GappyValley I have more than a clue I was a nanny for 10 years. It is much more stressful as a 20 year old cooking for two adults than it is cooking kids tea. I had some employers then try to extend the cooking of the evening meal into a dinner party for 12.
So I am only talking from you own experience but I would get really stressed about trying to makes sauces, or follow recipes that the employers has specified then if it tasted bad or I overcooked it I would worry a lot more.

Whereismymojo · 25/05/2021 10:58

@GappyValley

Our nanny does it all the time. A big batch of bolognaise, shepherds pie etc Something that we can all eat, even if we don't eat the same time.

But she also thinks nothing of putting our washing on when she needs to fill the machine when doing DCs laundry, so isn't one of those sorts

If a nanny wants to be totally by the book and only cook a child-sized portion of something when it would take the same time and effort to make enough for 4, it would be the start of the end for me of that relationship

Agree. It’s not always chicken nuggets and chips or sausages that you want for your kids anyway! I’d want better meals than that appearing a few days of the week.

My nanny wound make a bake and I’d have had no time for her being precious about who ate it. I also encouraged her to eat our food, eat with the kids if she wanted (or not).

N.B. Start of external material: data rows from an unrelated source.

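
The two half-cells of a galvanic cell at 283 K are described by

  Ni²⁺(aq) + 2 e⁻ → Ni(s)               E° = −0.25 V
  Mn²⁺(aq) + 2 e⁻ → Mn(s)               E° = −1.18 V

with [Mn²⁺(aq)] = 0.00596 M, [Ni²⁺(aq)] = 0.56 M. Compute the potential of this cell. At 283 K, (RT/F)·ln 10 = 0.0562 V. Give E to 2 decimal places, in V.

Since E°(Ni²⁺/Ni) > E°(Mn²⁺/Mn), Ni²⁺/Ni serves as the cathode.
The standard potential is −0.25 − (−1.18) = +0.93 V and the balanced reaction transfers n = 2 electrons.
For the overall reaction Ni²⁺(aq) + Mn(s) → Ni(s) + Mn²⁺(aq), Q = [Mn²⁺(aq)] / [Ni²⁺(aq)] = 0.0106, giving log Q = −1.973.
Applying E = E° − (RT ln10/nF)·log Q gives +0.93 − (0.0562/2)(−1.973) = +0.99 V.

+0.99 V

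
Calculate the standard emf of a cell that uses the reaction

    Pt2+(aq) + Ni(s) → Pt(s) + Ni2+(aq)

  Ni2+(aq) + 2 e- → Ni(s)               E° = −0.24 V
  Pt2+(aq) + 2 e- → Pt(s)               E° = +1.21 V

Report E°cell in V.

+1.45 V

In the reaction as written, Pt2+(aq) is reduced (cathode) and Ni2+(aq) is produced by oxidation at the anode.
E°cell = E°(cathode) − E°(anode) = +1.21 − (−0.24) = +1.45 V.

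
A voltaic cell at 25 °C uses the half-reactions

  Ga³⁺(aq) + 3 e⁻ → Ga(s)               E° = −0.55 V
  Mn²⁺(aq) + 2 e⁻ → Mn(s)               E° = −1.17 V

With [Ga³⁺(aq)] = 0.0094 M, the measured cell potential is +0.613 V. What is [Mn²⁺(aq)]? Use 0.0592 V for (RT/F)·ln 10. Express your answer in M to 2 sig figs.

The Ga³⁺/Ga couple has the larger reduction potential, so it is the cathode: E°cell = −0.55 − (−1.17) = +0.62 V and n = 6.
Since E = E° − (0.0592/n)·log Q, log Q = n(E° − E)/0.0592 = 0.709.
Balancing electrons gives 2 Ga³⁺(aq) + 3 Mn(s) → 2 Ga(s) + 3 Mn²⁺(aq); thus Q = [Mn²⁺(aq)]^3 / [Ga³⁺(aq)]^2.
Isolating [Mn²⁺(aq)] in Q = 10^{0.709} yields log [Mn²⁺(aq)] = −1.115, i.e. 0.077 M.

0.077 M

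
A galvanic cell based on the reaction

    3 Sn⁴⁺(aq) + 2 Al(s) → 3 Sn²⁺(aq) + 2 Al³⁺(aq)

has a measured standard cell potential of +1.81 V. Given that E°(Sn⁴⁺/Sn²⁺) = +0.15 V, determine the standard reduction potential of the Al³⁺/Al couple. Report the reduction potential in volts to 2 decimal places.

In the reaction as written the Sn⁴⁺/Sn²⁺ couple is reduced (cathode) and Al³⁺/Al is oxidized (anode), so E°cell = E°(Sn⁴⁺/Sn²⁺) − E°(Al³⁺/Al).
E°(Al³⁺/Al) = E°(cathode) − E°cell = +0.15 − (+1.81) = −1.66 V.

−1.66 V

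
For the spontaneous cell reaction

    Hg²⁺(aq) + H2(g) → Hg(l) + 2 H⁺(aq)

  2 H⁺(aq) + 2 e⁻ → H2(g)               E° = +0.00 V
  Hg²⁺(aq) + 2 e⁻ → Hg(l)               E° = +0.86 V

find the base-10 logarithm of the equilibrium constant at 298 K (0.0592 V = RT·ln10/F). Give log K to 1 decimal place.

log K = 29.1

The Hg²⁺/Hg couple is reduced (cathode); E°cell = +0.86 − (+0.00) = +0.86 V with n = 2.
At equilibrium E = 0, so log K = nE°cell / 0.0592 = (2)(+0.86) / 0.0592 = 29.1.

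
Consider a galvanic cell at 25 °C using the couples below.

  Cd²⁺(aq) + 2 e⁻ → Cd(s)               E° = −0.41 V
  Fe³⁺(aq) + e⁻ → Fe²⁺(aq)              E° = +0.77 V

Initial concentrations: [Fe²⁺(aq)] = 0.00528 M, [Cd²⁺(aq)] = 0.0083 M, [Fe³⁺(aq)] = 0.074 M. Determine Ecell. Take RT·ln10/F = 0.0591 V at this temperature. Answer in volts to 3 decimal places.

+1.309 V

Since E°(Fe³⁺/Fe²⁺) > E°(Cd²⁺/Cd), Fe³⁺/Fe²⁺ serves as the cathode.
E°cell = E°cat − E°an = +0.77 − (−0.41) = +1.18 V; n = 2.
Balancing gives 2 Fe³⁺(aq) + Cd(s) → 2 Fe²⁺(aq) + Cd²⁺(aq); hence Q = ([Fe²⁺(aq)]^2·[Cd²⁺(aq)]) / [Fe³⁺(aq)]^2 = 4.23×10^−5 (log Q = −4.374).
By the Nernst equation, E = +1.18 − (0.0591/2)·(−4.374) = +1.309 V.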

But it’s very hard to change expectations. I have always found (with cleaner too) just be straight. People would rather know what you’re expecting than get vibes there are somehow missing the mark. My cleaner will say to me ok I can do x, but I’ll only do y every second week now, and that’s perfectly fine with me. Gives them a chance too to set expectations.

underneaththeash · 25/05/2021 10:58

I had a nanny who refused the empty the dishwasher - it was very annoying (in fact it was something I didn't realise would be so annoying).
I made sure it was in the next nannies contract!

I've never asked a nanny to cook for the family, I think it's too difficult to cater for everyone's likes and dislikes. Often nannies are quite young and I think a couple of ours would have found it quite stressful.

CaraherEIL · 25/05/2021 11:00

Admittedly as I got older I got to be a much better cook but I do think cooking in volume, ie enough for 3 adults and 2 kids is abit of a learned skill.

evtheria · 25/05/2021 11:01

Agree with others that her role as nanny is child-based, rather than for the whole family. Doing the family meal and family laundry etc is part of housekeeping.

Warsawa31 · 25/05/2021 11:03

Nicer problems than have these aren't they lol 😂

Librariesmakeshhhhappen · 25/05/2021 11:05

@GappyValley

Do you apply that to every working person then? If you manage anyone in your line of work, do you expect them to take on extra duty after extra duty, which they are not being paid for, and if they dont, you'd be preparing to fire them?

And if your boss added duty after duty which you are not contacted to do, nor are you paid to do, would you happily accept being fired if you said no?

Its not thing for a nanny to do the odd extra because they want to. It is quite another for those extras to he expected, or they face getting sacked.